Classification society ABS announces the release of a Guide for Building and Classing Offshore Wind Turbine Installations, the first Guide to address design considerations for the bottom founded support structure of an offshore wind turbine situated in tropical storm prone areas on the US Outer Continental Shelf (OCS) such as the Gulf of Mexico and East Coast.

Guides developed to date have been primarily based on experience from European coastal waters. However, ABS’ Guide is the first to specifically consider the conditions these structures may encounter in tropical storm prone waters. The Guide takes into account the well-established International Electrotechnical Commission (IEC) 61400 series of standards for wind turbines, the American Petroleum Institute’s Recommended Practice for Planning, Designing and Constructing Fixed Offshore Platforms (API RP 2A), ABS’ offshore Rules and Guides and the unique environmental conditions on the US OCS.

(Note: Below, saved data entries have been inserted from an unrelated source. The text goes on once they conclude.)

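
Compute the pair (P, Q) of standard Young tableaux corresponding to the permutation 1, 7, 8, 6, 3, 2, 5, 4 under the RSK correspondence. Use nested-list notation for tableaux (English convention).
Insert each entry of the permutation into P by Schensted row insertion, recording in Q the position of each new cell.

Insert 1: appended to row 1. P = [[1]], Q = [[1]].
Insert 7: appended to row 1. P = [[1, 7]], Q = [[1, 2]].
Insert 8: appended to row 1. P = [[1, 7, 8]], Q = [[1, 2, 3]].
Insert 6: 6 bumps 7 from row 1; 7 starts row 2. P = [[1, 6, 8], [7]], Q = [[1, 2, 3], [4]].
Insert 3: 3 bumps 6 from row 1; 6 bumps 7 from row 2; 7 starts row 3. P = [[1, 3, 8], [6], [7]], Q = [[1, 2, 3], [4], [5]].
Insert 2: 2 bumps 3 from row 1; 3 bumps 6 from row 2; 6 bumps 7 from row 3; 7 starts row 4. P = [[1, 2, 8], [3], [6], [7]], Q = [[1, 2, 3], [4], [5], [6]].
Insert 5: 5 bumps 8 from row 1; 8 appends to row 2. P = [[1, 2, 5], [3, 8], [6], [7]], Q = [[1, 2, 3], [4, 7], [5], [6]].
Insert 4: 4 bumps 5 from row 1; 5 bumps 8 from row 2; 8 appends to row 3. P = [[1, 2, 4], [3, 5], [6, 8], [7]], Q = [[1, 2, 3], [4, 7], [5, 8], [6]].

So P = [[1, 2, 4], [3, 5], [6, 8], [7]], Q = [[1, 2, 3], [4, 7], [5, 8], [6]].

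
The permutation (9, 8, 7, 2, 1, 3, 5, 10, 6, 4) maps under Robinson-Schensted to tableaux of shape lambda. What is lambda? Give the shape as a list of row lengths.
RSK row insertion gives P = [[1, 3, 4, 6], [2, 5], [7, 10], [8], [9]], which has shape [4, 2, 2, 1, 1].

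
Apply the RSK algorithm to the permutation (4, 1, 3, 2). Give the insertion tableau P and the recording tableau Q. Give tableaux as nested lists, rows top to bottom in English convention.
Insert each entry of the permutation into P by Schensted row insertion, recording in Q the position of each new cell.

Insert 4: appended to row 1. P = [[4]].
Insert 1: 1 bumps 4 from row 1; 4 starts row 2. P = [[1], [4]].
Insert 3: appended to row 1. P = [[1, 3], [4]].
Insert 2: 2 bumps 3 from row 1; 3 bumps 4 from row 2; 4 starts row 3. P = [[1, 2], [3], [4]].

So P = [[1, 2], [3], [4]], Q = [[1, 3], [2], [4]].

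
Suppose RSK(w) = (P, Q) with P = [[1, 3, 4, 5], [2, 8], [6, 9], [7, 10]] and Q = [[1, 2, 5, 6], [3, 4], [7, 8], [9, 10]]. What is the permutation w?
7 10 2 3 6 9 4 8 1 5

Reverse the RSK construction: for i from n down to 1, find the cell of Q containing i, remove the entry at that cell from P, and reverse-bump it up through P; the value ejected from row 1 is w(i).

Step i=10: Q has 10 at row 4, column 2; remove 10 from row 4 of P and reverse-bump: 10 enters row 3 and ejects 9; 9 enters row 2 and ejects 8; 8 enters row 1 and ejects 5. So w(10) = 5. P is now [[1, 3, 4, 8], [2, 9], [6, 10], [7]].
Step i=9: Q has 9 at row 4, column 1; remove 7 from row 4 of P and reverse-bump: 7 enters row 3 and ejects 6; 6 enters row 2 and ejects 2; 2 enters row 1 and ejects 1. So w(9) = 1. P is now [[2, 3, 4, 8], [6, 9], [7, 10]].
Step i=8: Q has 8 at row 3, column 2; remove 10 from row 3 of P and reverse-bump: 10 enters row 2 and ejects 9; 9 enters row 1 and ejects 8. So w(8) = 8. P is now [[2, 3, 4, 9], [6, 10], [7]].
Step i=7: Q has 7 at row 3, column 1; remove 7 from row 3 of P and reverse-bump: 7 enters row 2 and ejects 6; 6 enters row 1 and ejects 4. So w(7) = 4. P is now [[2, 3, 6, 9], [7, 10]].
Step i=6: Q has 6 at row 1, column 4; remove that cell from P, ejecting 9. So w(6) = 9. P is now [[2, 3, 6], [7, 10]].
Step i=5: Q has 5 at row 1, column 3; remove that cell from P, ejecting 6. So w(5) = 6. P is now [[2, 3], [7, 10]].
Step i=4: Q has 4 at row 2, column 2; remove 10 from row 2 of P and reverse-bump: 10 enters row 1 and ejects 3. So w(4) = 3. P is now [[2, 10], [7]].
Step i=3: Q has 3 at row 2, column 1; remove 7 from row 2 of P and reverse-bump: 7 enters row 1 and ejects 2. So w(3) = 2. P is now [[7, 10]].
Step i=2: Q has 2 at row 1, column 2; remove that cell from P, ejecting 10. So w(2) = 10. P is now [[7]].
Step i=1: Q has 1 at row 1, column 1; remove that cell from P, ejecting 7. So w(1) = 7. P is now [].

So w = 7 10 2 3 6 9 4 8 1 5.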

“The direct application of design criteria in existing standards, such as IEC 61400-3, is not sufficient for the offshore wind turbines in US waters,” explains ABS Managing Principal Engineer, Qing Yu and the Guide’s principal author. “We incorporate additional requirements based on calibration studies that use regional and site-specific conditions of US waters,” he adds.

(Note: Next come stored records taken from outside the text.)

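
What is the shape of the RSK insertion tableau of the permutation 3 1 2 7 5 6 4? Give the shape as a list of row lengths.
[4, 2, 1]

Row-insert each entry into an empty tableau.

After inserting 3: P = [[3]].
After inserting 1: P = [[1], [3]].
After inserting 2: P = [[1, 2], [3]].
After inserting 7: P = [[1, 2, 7], [3]].
After inserting 5: P = [[1, 2, 5], [3, 7]].
After inserting 6: P = [[1, 2, 5, 6], [3, 7]].
After inserting 4: P = [[1, 2, 4, 6], [3, 5], [7]].

The final insertion tableau P = [[1, 2, 4, 6], [3, 5], [7]] has shape [4, 2, 1].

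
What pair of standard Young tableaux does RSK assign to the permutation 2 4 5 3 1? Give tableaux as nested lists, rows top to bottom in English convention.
Insert each entry of the permutation into P by Schensted row insertion, recording in Q the position of each new cell.

Insert 2: appended to row 1. P = [[2]].
Insert 4: appended to row 1. P = [[2, 4]].
Insert 5: appended to row 1. P = [[2, 4, 5]].
Insert 3: 3 bumps 4 from row 1; 4 starts row 2. P = [[2, 3, 5], [4]].
Insert 1: 1 bumps 2 from row 1; 2 bumps 4 from row 2; 4 starts row 3. P = [[1, 3, 5], [2], [4]].

So P = [[1, 3, 5], [2], [4]], Q = [[1, 2, 3], [4], [5]].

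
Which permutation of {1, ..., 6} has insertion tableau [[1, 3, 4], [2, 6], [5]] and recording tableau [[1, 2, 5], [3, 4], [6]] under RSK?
5 6 2 3 4 1

Reverse the RSK construction: for i from n down to 1, find the cell of Q containing i, remove the entry at that cell from P, and reverse-bump it up through P; the value ejected from row 1 is w(i).

Step i=6: Q has 6 at row 3, column 1; remove 5 from row 3 of P and reverse-bump: 5 enters row 2 and ejects 2; 2 enters row 1 and ejects 1. So w(6) = 1. P is now [[2, 3, 4], [5, 6]].
Step i=5: Q has 5 at row 1, column 3; remove that cell from P, ejecting 4. So w(5) = 4. P is now [[2, 3], [5, 6]].
Step i=4: Q has 4 at row 2, column 2; remove 6 from row 2 of P and reverse-bump: 6 enters row 1 and ejects 3. So w(4) = 3. P is now [[2, 6], [5]].
Step i=3: Q has 3 at row 2, column 1; remove 5 from row 2 of P and reverse-bump: 5 enters row 1 and ejects 2. So w(3) = 2. P is now [[5, 6]].
Step i=2: Q has 2 at row 1, column 2; remove that cell from P, ejecting 6. So w(2) = 6. P is now [[5]].
Step i=1: Q has 1 at row 1, column 1; remove that cell from P, ejecting 5. So w(1) = 5. P is now [].

So w = 5 6 2 3 4 1.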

The Guide incorporates refinements to the design environmental conditions and design load cases required by IEC 61400-3 to account for the effects of tropical hurricane conditions. Yu points out the principle of site-specific design are more directly addressed in the definition of the design load cases. “Omni-directional wind conditions are required for the design load case in the event an offshore wind turbine loses its connection to the electrical power grid during a tropical hurricane.”

The Guide also specifies a unique set of strength design criteria for the steel support structure of an offshore wind turbine based on the commonly accepted working stress design (WSD) approach. “Allowable stresses are defined for a variety of design conditions including normal, abnormal, transport and installation, as well as earthquake and other rare conditions,” says Yu. “In addition, equivalent load and resistance factor design (LRFD) criteria are defined as an alternative to the WSD-based criteria.”

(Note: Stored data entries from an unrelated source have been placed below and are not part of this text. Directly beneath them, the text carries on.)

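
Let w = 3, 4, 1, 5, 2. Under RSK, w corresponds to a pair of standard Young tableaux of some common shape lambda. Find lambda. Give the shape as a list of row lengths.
Row-insert each entry into an empty tableau.

After inserting 3: P = [[3]].
After inserting 4: P = [[3, 4]].
After inserting 1: P = [[1, 4], [3]].
After inserting 5: P = [[1, 4, 5], [3]].
After inserting 2: P = [[1, 2, 5], [3, 4]].

The final insertion tableau P = [[1, 2, 5], [3, 4]] has shape [3, 2].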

ABS offers a class notation for those turbine support structures complying with the requirements and conditions of the Guide. The notation A1 Offshore Wind Turbine Installation will be listed in the ABS Record. Other optional class notations are S (years) for the return period of maximum design environmental conditions and FL (years) for the design fatigue life.

The Guide includes the requirements for the survey during construction and installation and the survey after construction taking into consideration the uniqueness, such as serial fabrication and installation, of offshore wind turbines.

Offshore wind energy is a fast growing alternative energy source. According to an assessment by the National Renewable Energy Laboratory, the potential of offshore wind power in the United States to generate electricity is at least four times as great as the nation’s total electric generating capacity from all sources in 2008. “With our decades of offshore experience we have a great existing body of knowledge and calibration studies in support of the design criteria specified in the Guide,” comments ABS Vice President of Offshore Technology Bret Montaruli.

Founded in 1862, ABS is a leading international classification society devoted to promoting the security of life, property and the marine environment through the development and verification of standards for the design, construction and operational maintenance of marine-related facilities.